The Antiquities Act of 1906, which allegedly provides authority for these vast decrees, was never intended for that purpose. Instead, Congress sought to protect “historic landmarks, historic and prehistoric structures, and other objects of historic or scientific interest.” A House of Representatives report called these lands “interesting relics [‘ruins’] of prehistoric times” that are “scattered throughout the [American] Southwest [on] public lands.”

Initially, designations were limited to 320-640 acres, but finally provided for “the smallest area compatible with the proper care and management of the objects to be protected.” As early as 1911, federal officials resisted efforts by “patriotic and public-spirited citizens” to designate monuments for “scenery alone” because the act does “not specify scenery, nor remotely refer to scenery as a possible raison d’etre for a public reservation.”

Presidents Theodore Roosevelt, Franklin Roosevelt and Jimmy Carter exceeded their statutory authority in frequent uses of the act, but their actions, some of which were modified by later presidents or made the subject of congressional designations, occurred before public land law’s modern era. That began in 1976 with passage of a federal law by which Congress reasserted its exclusive authority over federal land under the Property Clause in a belated response to a Supreme Court ruling that it had acquiesced in the executive’s usurpation of that power.

Thereafter followed decades of enactments by which Congress provided for the protection of “wild and scenic rivers,” “wilderness areas,” “endangered or threatened species,” and other concerns, each of which required an act of Congress and signature by the president. Congress left the Antiquities Act standing, theoretically limited to its original purpose, and that is the way it was viewed by Presidents Reagan and George H.W. Bush, who issued no decrees.

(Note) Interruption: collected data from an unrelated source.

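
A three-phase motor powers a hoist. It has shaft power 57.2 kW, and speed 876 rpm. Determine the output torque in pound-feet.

460 lb·ft

ω = 2π × 876/60 = 91.73 rad/s
τ = P/ω = 57200/91.73 = 623.6 N·m
In lb·ft: 623.6/1.356 = 460 lb·ft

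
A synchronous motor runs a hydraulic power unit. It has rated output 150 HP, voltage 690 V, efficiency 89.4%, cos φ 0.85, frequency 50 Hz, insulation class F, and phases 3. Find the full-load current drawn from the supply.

P_out = 150 × 746 = 111900 W
P_in = P_out / η = 111900 / 0.894 = 125168 W
I_L = P_in / (√3·V_L·cosφ) = 125168 / (1.732 × 690 × 0.85) = 123 A

123 A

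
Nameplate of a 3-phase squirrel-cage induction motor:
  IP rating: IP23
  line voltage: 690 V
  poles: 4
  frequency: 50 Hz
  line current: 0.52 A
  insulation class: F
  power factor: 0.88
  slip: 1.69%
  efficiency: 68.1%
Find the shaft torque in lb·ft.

P_in = √3·V·I·cosφ = 1.732 × 690 × 0.52 × 0.88 = 547 W
P_out = η·P_in = 0.681 × 547 = 373 W
n_s = 120×50/4 = 1500 rpm; n = 1500×(1−0.0169) = 1475 rpm
ω = 2π×1475/60 = 154.5 rad/s
τ = P_out/ω = 373/154.5 = 2.414 N·m
In lb·ft: 2.414/1.356 = 1.78 lb·ft

1.78 lb·ft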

Not so for Clinton, who among his many Antiquities Act edicts closed one of the world’s best low-sulfur coal deposits with the Escalante-Grand Staircase National Monument. Mining there would create 1,000 local jobs and generate $20 million annually.

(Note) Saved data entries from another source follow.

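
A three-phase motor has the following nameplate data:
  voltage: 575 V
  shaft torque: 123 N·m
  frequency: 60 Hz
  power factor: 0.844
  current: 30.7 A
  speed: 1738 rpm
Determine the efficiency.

ω = 2π × 1738/60 = 182 rad/s; P_out = τω = 123 × 182 = 22386 W
P_in = √3·V_L·I_L·cosφ = 1.732 × 575 × 30.7 × 0.844 = 25805 W
η = P_out / P_in = 22386 / 25805 = 0.868 = 86.8%

86.8 %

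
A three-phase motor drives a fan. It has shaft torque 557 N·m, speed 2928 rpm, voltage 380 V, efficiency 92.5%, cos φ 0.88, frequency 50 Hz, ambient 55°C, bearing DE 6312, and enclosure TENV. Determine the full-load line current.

ω = 2π×2928/60 = 306.6 rad/s; P_out = τω = 557 × 306.6 = 170776 W
P_in = P_out / η = 170776 / 0.925 = 184623 W
I_L = P_in / (√3·V_L·cosφ) = 184623 / (1.732 × 380 × 0.88) = 319 A

319 A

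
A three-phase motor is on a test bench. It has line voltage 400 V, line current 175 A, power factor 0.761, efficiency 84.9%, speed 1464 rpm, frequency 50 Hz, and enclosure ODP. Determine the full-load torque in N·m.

511 N·m

P_in = √3·V·I·cosφ = 1.732 × 400 × 175 × 0.761 = 92264 W
P_out = η·P_in = 0.849 × 92264 = 78332 W
n = 1464 rpm
ω = 2π×1464/60 = 153.3 rad/s
τ = P_out/ω = 78332/153.3 = 511 N·m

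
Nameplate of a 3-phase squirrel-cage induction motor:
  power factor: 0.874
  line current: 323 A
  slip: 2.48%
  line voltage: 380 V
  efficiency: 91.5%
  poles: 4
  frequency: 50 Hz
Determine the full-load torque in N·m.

1110 N·m

P_in = √3·V·I·cosφ = 1.732 × 380 × 323 × 0.874 = 185800 W
P_out = η·P_in = 0.915 × 185800 = 170007 W
n_s = 120×50/4 = 1500 rpm; n = 1500×(1−0.0248) = 1463 rpm
ω = 2π×1463/60 = 153.2 rad/s
τ = P_out/ω = 170007/153.2 = 1110 N·m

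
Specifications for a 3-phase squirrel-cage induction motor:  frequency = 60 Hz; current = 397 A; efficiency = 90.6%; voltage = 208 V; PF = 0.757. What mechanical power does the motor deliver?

P_in = √3·V·I·cosφ = 1.732 × 208 × 397 × 0.757 = 108267 W
P_out = η·P_in = 0.906 × 108267 = 98090 W

98.1 kW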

So passionate was Utah’s opposition to the monument that Clinton deceived political leaders (though not Robert Redford) about his plan until he announced it at Arizona’s Grand Canyon. Today, Garfield County is a self-declared “economic disaster” area.

Likewise, Obama ignored unanimous state and local opposition in Maine and used the act to designate 87,654 acres purchased for the National Park Service as a “seed” for the NPS’s 1988 plan for a 3.2 million acre park contrary to a 1998 federal law requiring that Congress authorize all new park suitability studies.

Finally, in a belated Christmas gift to Leonardo DiCaprio and other environmental extremists, Obama thumbed his nose at all Utahns with his 1.35 million acre Bear Ears National Monument in San Juan County.

That Trump has the authority to vacate the actions of his predecessors is without question. Just as no Congress can bind a future one, no president can claim to rule forever with a unilateral decree. That’s even more the case given that Clinton and Obama far exceeded their authority under the Antiquities Act.

Nonetheless, revocation will be fought aggressively by radical environmental groups and will require the solicitor general to defend revocation before the Supreme Court of the United States, but it is the right thing to do.

Meanwhile, Congress should repeal the Antiquities Act to prevent lawlessness by any future president who views rural Americans with disdain.